Clinical Cascade For Obstetric Emergency Readiness
The Clinical Cascade for obstetric emergencies is an emerging set of readiness indicators designed in response to apparent overestimates of emergency readiness from the commonly used SRI-signal function tracer-based indicators (6). The Clinical Cascade is a “clinically-oriented approach to measuring facility readiness” that measures the “step-wise cascading relationship between emergency resources [loss]” (10). As with the SF tracer item and SRI readiness estimates, the Clinical Cascade uses an obstetric commodity inventory to estimate readiness. All SF tracer items are included in the cascade model. However, the cascades add a few additional durable goods, medications, and supplies that are critical to clinically manage each of the six common basic obstetric emergencies.
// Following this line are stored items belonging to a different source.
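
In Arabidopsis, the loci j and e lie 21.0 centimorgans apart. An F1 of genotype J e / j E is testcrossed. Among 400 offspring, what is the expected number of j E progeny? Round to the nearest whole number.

158

A map distance of 21.0 centimorgans corresponds to a recombination frequency of 0.210.
The F1 is J e / j E, so j E is a parental gamete class with expected frequency (1 − r)/2 = 0.790/2 = 0.3950.
Expected number = 0.3950 × 400 = 158.00 ≈ 158.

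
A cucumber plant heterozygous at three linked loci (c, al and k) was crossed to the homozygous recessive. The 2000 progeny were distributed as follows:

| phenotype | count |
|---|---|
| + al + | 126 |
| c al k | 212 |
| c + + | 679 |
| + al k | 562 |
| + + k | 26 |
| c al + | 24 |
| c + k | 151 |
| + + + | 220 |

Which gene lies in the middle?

al

The two most frequent reciprocal classes, + al k and c + +, are the parental types, so the F1 was + al k / c + +.
The two rarest classes, + + k and c al +, are the double crossovers. Comparing them with the parentals, only the al allele has switched, so al is the middle locus and the order is k – al – c.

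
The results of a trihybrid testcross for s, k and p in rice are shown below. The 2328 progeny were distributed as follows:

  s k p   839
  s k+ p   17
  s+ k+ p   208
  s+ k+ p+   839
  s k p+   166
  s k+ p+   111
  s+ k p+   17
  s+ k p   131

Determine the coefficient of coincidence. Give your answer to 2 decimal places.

The two most frequent reciprocal classes, s k p and s+ k+ p+, are the parental types, so the F1 was s k p / s+ k+ p+.
The two rarest classes, s k+ p and s+ k p+, are the double crossovers. Comparing them with the parentals, only the k allele has switched, so k is the middle locus and the order is s – k – p.
s–k: (242 + 34)/2328 = 0.1186; k–p: (374 + 34)/2328 = 0.1753.
Expected DCO frequency = 0.1186 × 0.1753 ≈ 0.02079; observed = 34/2328 ≈ 0.01460.
Coefficient of coincidence = 0.01460/0.02079 ≈ 0.70.

0.70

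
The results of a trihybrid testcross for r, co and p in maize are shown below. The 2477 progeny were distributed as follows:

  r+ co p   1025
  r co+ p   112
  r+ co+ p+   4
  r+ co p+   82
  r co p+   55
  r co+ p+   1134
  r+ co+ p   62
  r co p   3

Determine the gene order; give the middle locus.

The two most frequent reciprocal classes, r co+ p+ and r+ co p, are the parental types, so the F1 was r co+ p+ / r+ co p.
The two rarest classes, r+ co+ p+ and r co p, are the double crossovers. Comparing them with the parentals, only the r allele has switched, so r is the middle locus and the order is co – r – p.

r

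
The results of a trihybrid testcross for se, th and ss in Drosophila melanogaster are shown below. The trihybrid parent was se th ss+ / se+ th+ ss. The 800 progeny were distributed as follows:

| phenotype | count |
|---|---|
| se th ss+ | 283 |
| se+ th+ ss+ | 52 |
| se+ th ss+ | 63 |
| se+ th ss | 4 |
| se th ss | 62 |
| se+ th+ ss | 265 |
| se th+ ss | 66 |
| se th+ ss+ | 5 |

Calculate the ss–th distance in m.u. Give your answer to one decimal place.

The two rarest classes, se th+ ss+ and se+ th ss, are the double crossovers. Comparing them with the parentals, only the th allele has switched, so th is the middle locus and the order is se – th – ss.
Crossovers in the th–ss interval produce the single-crossover classes se th ss and se+ th+ ss+ (62 + 52 = 114) plus the double crossovers (9).
RF(th–ss) = (114 + 9) / 800 = 123/800 = 0.1537 → 15.4 m.u.

15.4 m.u.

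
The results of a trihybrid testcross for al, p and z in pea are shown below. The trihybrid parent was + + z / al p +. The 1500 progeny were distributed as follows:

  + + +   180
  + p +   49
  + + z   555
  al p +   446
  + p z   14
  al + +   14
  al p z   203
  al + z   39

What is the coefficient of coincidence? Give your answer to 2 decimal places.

0.88

The two rarest classes, + p z and al + +, are the double crossovers. Comparing them with the parentals, only the p allele has switched, so p is the middle locus and the order is al – p – z.
al–p: (88 + 28)/1500 = 0.0773; p–z: (383 + 28)/1500 = 0.2740.
Expected DCO frequency = 0.0773 × 0.2740 ≈ 0.02118; observed = 28/1500 ≈ 0.01867.
Coefficient of coincidence = 0.01867/0.02118 ≈ 0.88.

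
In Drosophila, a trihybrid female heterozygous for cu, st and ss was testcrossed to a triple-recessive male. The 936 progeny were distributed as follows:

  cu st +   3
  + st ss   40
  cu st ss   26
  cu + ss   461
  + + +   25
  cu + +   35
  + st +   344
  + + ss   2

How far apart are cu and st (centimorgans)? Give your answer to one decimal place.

6.0 centimorgans

The two most frequent reciprocal classes, + st + and cu + ss, are the parental types, so the F1 was + st + / cu + ss.
The two rarest classes, cu st + and + + ss, are the double crossovers. Comparing them with the parentals, only the cu allele has switched, so cu is the middle locus and the order is ss – cu – st.
Crossovers in the cu–st interval produce the single-crossover classes + + + and cu st ss (25 + 26 = 51) plus the double crossovers (5).
RF(cu–st) = (51 + 5) / 936 = 56/936 = 0.0598 → 6.0 centimorgans.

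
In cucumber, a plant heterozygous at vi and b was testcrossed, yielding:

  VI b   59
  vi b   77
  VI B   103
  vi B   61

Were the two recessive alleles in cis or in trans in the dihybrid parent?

cis

The two most frequent classes are VI B (103) and vi b (77); these are the parental (non-recombinant) types.
So the F1 carried VI B on one chromosome and vi b on the other — the recessive alleles are on the same chromosome (cis / coupling).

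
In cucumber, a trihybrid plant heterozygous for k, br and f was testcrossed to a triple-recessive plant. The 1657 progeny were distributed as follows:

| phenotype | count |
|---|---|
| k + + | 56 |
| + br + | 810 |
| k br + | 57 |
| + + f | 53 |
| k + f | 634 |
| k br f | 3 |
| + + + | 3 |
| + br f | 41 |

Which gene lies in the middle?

br

The two most frequent reciprocal classes, k + f and + br +, are the parental types, so the F1 was k + f / + br +.
The two rarest classes, k br f and + + +, are the double crossovers. Comparing them with the parentals, only the br allele has switched, so br is the middle locus and the order is f – br – k.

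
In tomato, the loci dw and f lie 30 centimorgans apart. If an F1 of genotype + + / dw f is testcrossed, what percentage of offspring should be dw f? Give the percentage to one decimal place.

35.0%

A map distance of 30 centimorgans corresponds to a recombination frequency of 0.300.
The F1 is + + / dw f, so dw f is a parental gamete class with expected frequency (1 − r)/2 = 0.700/2 = 0.3500.
That is 0.3500 = 35.0% of the progeny.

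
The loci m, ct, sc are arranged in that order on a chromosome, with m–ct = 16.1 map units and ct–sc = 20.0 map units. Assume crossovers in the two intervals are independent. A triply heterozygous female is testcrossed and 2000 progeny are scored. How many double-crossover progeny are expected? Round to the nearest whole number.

64

Map distances give recombination frequencies of 0.161 and 0.200 for the two intervals.
With no interference, expected double-crossover frequency = 0.161 × 0.200 = 0.03220.
Expected number = 0.03220 × 2000 = 64.40 ≈ 64.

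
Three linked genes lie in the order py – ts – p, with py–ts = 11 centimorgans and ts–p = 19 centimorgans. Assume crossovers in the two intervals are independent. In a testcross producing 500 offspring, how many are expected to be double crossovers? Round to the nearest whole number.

10

Map distances give recombination frequencies of 0.110 and 0.190 for the two intervals.
With no interference, expected double-crossover frequency = 0.110 × 0.190 = 0.02090.
Expected number = 0.02090 × 500 = 10.45 ≈ 10.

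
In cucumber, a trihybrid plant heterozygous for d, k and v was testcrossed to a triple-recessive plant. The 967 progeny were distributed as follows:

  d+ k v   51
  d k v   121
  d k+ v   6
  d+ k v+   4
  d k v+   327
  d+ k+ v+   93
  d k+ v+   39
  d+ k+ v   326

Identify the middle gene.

The two most frequent reciprocal classes, d+ k+ v and d k v+, are the parental types, so the F1 was d+ k+ v / d k v+.
The two rarest classes, d k+ v and d+ k v+, are the double crossovers. Comparing them with the parentals, only the d allele has switched, so d is the middle locus and the order is v – d – k.

d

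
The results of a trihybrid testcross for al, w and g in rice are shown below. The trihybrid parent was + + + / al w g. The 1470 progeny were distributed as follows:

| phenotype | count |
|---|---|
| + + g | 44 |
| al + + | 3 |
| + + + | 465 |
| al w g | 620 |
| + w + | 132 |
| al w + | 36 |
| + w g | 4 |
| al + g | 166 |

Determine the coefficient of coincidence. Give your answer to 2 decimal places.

The two rarest classes, al + + and + w g, are the double crossovers. Comparing them with the parentals, only the al allele has switched, so al is the middle locus and the order is w – al – g.
w–al: (298 + 7)/1470 = 0.2075; al–g: (80 + 7)/1470 = 0.0592.
Expected DCO frequency = 0.2075 × 0.0592 ≈ 0.01228; observed = 7/1470 ≈ 0.00476.
Coefficient of coincidence = 0.00476/0.01228 ≈ 0.39.

0.39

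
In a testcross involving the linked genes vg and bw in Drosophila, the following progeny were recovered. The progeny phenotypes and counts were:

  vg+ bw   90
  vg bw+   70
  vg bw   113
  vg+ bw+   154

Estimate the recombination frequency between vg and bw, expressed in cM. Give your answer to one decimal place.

37.5 cM

The two most frequent classes, vg+ bw+ (154) and vg bw (113), are the parental types, so the F1 was vg+ bw+ / vg bw.
The recombinant classes are vg+ bw and vg bw+: 90 + 70 = 160.
Recombination frequency = 160/427 = 0.3747 ≈ 37.5%, i.e. 37.5 cM.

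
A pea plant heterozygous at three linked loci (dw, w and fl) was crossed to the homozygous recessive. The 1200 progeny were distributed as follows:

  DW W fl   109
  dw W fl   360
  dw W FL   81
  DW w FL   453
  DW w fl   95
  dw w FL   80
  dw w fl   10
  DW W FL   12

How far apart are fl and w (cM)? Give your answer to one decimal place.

The two most frequent reciprocal classes, dw W fl and DW w FL, are the parental types, so the F1 was dw W fl / DW w FL.
The two rarest classes, dw w fl and DW W FL, are the double crossovers. Comparing them with the parentals, only the w allele has switched, so w is the middle locus and the order is fl – w – dw.
Crossovers in the fl–w interval produce the single-crossover classes dw W FL and DW w fl (81 + 95 = 176) plus the double crossovers (22).
RF(fl–w) = (176 + 22) / 1200 = 198/1200 = 0.1650 → 16.5 cM.

16.5 cM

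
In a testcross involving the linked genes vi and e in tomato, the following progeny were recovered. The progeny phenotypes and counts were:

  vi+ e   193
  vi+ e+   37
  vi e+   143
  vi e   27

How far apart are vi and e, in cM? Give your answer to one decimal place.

The two most frequent classes, vi+ e (193) and vi e+ (143), are the parental types, so the F1 was vi+ e / vi e+.
The recombinant classes are vi+ e+ and vi e: 37 + 27 = 64.
Recombination frequency = 64/400 = 0.1600 ≈ 16.0%, i.e. 16.0 cM.

16.0 cM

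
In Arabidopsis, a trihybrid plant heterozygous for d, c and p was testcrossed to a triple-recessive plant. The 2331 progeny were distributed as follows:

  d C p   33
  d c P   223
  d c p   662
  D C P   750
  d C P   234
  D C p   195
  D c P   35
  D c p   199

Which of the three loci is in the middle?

c

The two most frequent reciprocal classes, D C P and d c p, are the parental types, so the F1 was D C P / d c p.
The two rarest classes, D c P and d C p, are the double crossovers. Comparing them with the parentals, only the c allele has switched, so c is the middle locus and the order is d – c – p.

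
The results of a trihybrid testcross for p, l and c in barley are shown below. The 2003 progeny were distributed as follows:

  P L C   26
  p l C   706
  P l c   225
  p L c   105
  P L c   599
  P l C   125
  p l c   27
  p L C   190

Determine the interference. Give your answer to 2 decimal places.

0.20

The two most frequent reciprocal classes, P L c and p l C, are the parental types, so the F1 was P L c / p l C.
The two rarest classes, P L C and p l c, are the double crossovers. Comparing them with the parentals, only the c allele has switched, so c is the middle locus and the order is p – c – l.
p–c: (230 + 53)/2003 = 0.1413; c–l: (415 + 53)/2003 = 0.2336.
Expected DCO frequency = 0.1413 × 0.2336 ≈ 0.03301; observed = 53/2003 ≈ 0.02646.
Coefficient of coincidence = 0.02646/0.03301 ≈ 0.80; interference = 1 − 0.80 = 0.20.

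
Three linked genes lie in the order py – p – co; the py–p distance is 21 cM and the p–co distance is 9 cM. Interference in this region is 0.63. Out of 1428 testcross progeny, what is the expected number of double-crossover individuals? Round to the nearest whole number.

10

Map distances give recombination frequencies of 0.210 and 0.090 for the two intervals.
With interference 0.63 (so coincidence = 0.37), expected double-crossover frequency = 0.210 × 0.090 × 0.37 = 0.00699.
Expected number = 0.00699 × 1428 = 9.99 ≈ 10.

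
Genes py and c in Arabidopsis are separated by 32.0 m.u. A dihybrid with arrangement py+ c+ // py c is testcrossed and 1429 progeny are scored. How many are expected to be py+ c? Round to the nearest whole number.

A map distance of 32.0 m.u. corresponds to a recombination frequency of 0.320.
The F1 is py+ c+ / py c, so py+ c is a recombinant gamete class with expected frequency r/2 = 0.320/2 = 0.1600.
Expected number = 0.1600 × 1429 = 228.64 ≈ 229.

229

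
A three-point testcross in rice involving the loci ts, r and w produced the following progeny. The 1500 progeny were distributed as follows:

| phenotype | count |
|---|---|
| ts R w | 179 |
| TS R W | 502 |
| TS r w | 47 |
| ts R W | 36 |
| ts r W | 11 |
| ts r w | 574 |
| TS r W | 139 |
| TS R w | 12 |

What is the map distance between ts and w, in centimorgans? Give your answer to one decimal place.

7.1 centimorgans

The two most frequent reciprocal classes, ts r w and TS R W, are the parental types, so the F1 was ts r w / TS R W.
The two rarest classes, ts r W and TS R w, are the double crossovers. Comparing them with the parentals, only the w allele has switched, so w is the middle locus and the order is ts – w – r.
Crossovers in the ts–w interval produce the single-crossover classes TS r w and ts R W (47 + 36 = 83) plus the double crossovers (23).
RF(ts–w) = (83 + 23) / 1500 = 106/1500 = 0.0707 → 7.1 centimorgans.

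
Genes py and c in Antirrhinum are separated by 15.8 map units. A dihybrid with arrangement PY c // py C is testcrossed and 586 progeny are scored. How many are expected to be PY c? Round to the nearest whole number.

247

A map distance of 15.8 map units corresponds to a recombination frequency of 0.158.
The F1 is PY c / py C, so PY c is a parental gamete class with expected frequency (1 − r)/2 = 0.842/2 = 0.4210.
Expected number = 0.4210 × 586 = 246.71 ≈ 247.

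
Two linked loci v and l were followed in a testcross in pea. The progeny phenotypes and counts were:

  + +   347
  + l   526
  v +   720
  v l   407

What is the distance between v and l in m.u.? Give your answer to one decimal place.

37.7 m.u.

The two most frequent classes, + l (526) and v + (720), are the parental types, so the F1 was + l / v +.
The recombinant classes are + + and v l: 347 + 407 = 754.
Recombination frequency = 754/2000 = 0.3770 ≈ 37.7%, i.e. 37.7 m.u.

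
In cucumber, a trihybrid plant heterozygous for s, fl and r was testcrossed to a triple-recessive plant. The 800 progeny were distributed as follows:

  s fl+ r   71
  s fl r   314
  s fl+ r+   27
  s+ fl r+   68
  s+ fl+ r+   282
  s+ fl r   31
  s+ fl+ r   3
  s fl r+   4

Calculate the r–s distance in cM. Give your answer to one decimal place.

8.1 cM

The two most frequent reciprocal classes, s fl r and s+ fl+ r+, are the parental types, so the F1 was s fl r / s+ fl+ r+.
The two rarest classes, s fl r+ and s+ fl+ r, are the double crossovers. Comparing them with the parentals, only the r allele has switched, so r is the middle locus and the order is fl – r – s.
Crossovers in the r–s interval produce the single-crossover classes s+ fl r and s fl+ r+ (31 + 27 = 58) plus the double crossovers (7).
RF(r–s) = (58 + 7) / 800 = 65/800 = 0.0813 → 8.1 cM.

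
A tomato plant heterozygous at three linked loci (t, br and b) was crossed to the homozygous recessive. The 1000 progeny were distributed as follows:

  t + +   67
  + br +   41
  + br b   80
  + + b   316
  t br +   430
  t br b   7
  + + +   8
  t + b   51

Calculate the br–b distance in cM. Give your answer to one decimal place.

16.2 cM

The two most frequent reciprocal classes, t br + and + + b, are the parental types, so the F1 was t br + / + + b.
The two rarest classes, t br b and + + +, are the double crossovers. Comparing them with the parentals, only the b allele has switched, so b is the middle locus and the order is t – b – br.
Crossovers in the b–br interval produce the single-crossover classes t + + and + br b (67 + 80 = 147) plus the double crossovers (15).
RF(b–br) = (147 + 15) / 1000 = 162/1000 = 0.1620 → 16.2 cM.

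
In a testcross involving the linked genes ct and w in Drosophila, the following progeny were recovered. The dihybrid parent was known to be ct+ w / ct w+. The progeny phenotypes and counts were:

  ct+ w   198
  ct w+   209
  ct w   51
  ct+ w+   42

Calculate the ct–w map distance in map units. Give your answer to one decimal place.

18.6 map units

The recombinant classes are ct+ w+ and ct w: 42 + 51 = 93.
Recombination frequency = 93/500 = 0.1860 ≈ 18.6%, i.e. 18.6 map units.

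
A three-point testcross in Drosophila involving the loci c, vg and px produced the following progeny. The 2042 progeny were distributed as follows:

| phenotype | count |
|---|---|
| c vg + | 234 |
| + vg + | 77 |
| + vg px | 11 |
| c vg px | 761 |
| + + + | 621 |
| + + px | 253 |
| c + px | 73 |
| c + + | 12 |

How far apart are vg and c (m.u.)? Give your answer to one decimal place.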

A unique feature of the Clinical Cascade is its attempt to measure the potential for providing quality care using commodities related to monitoring the initial treatment’s efficacy and then adjusting-escalating treatment as indicated by the patient’s initial response to therapy. To accomplish this, the Clinical Cascade reports the presence of resources, drugs and emergency protocols required to adjust therapy if the patient does not successfully respond to initial treatment. For example, for a facility to be classified as ready to monitor and modify care for maternal hemorrhage, the facility would need a sphygmomanometer, stethoscope, uterotonic, urinary catheter, oxygen, and a hemorrhage protocol. While the presence of protocols and resources for escalating treatment does not guarantee the level of clinician skill, and the absence of protocols does not guarantee a lack of clinician ability, measuring these resources for monitoring-modifying therapy provides a commodity-based, readily measurable approach to estimating the quality of obstetric emergency care.
Clinical Logic for the Clinical Cascades
The Clinical Cascade categorizes EmOC readiness into three phases, identification of the emergency, treatment of the emergency, and monitoring and modification of treatment as clinically necessary (7). Within this measurement, there is also a scale to determine readiness for each of the six most common obstetric emergencies individually. For a facility to be deemed ready to manage an obstetric emergency it must have all the necessary supplies to identify, treat and monitor the specific obstetric emergency. The purpose of this study is to quantify facility readiness for BEmOC obstetric emergencies in Amhara, Ethiopia as measured by the SF tracer items and Clinical Cascades.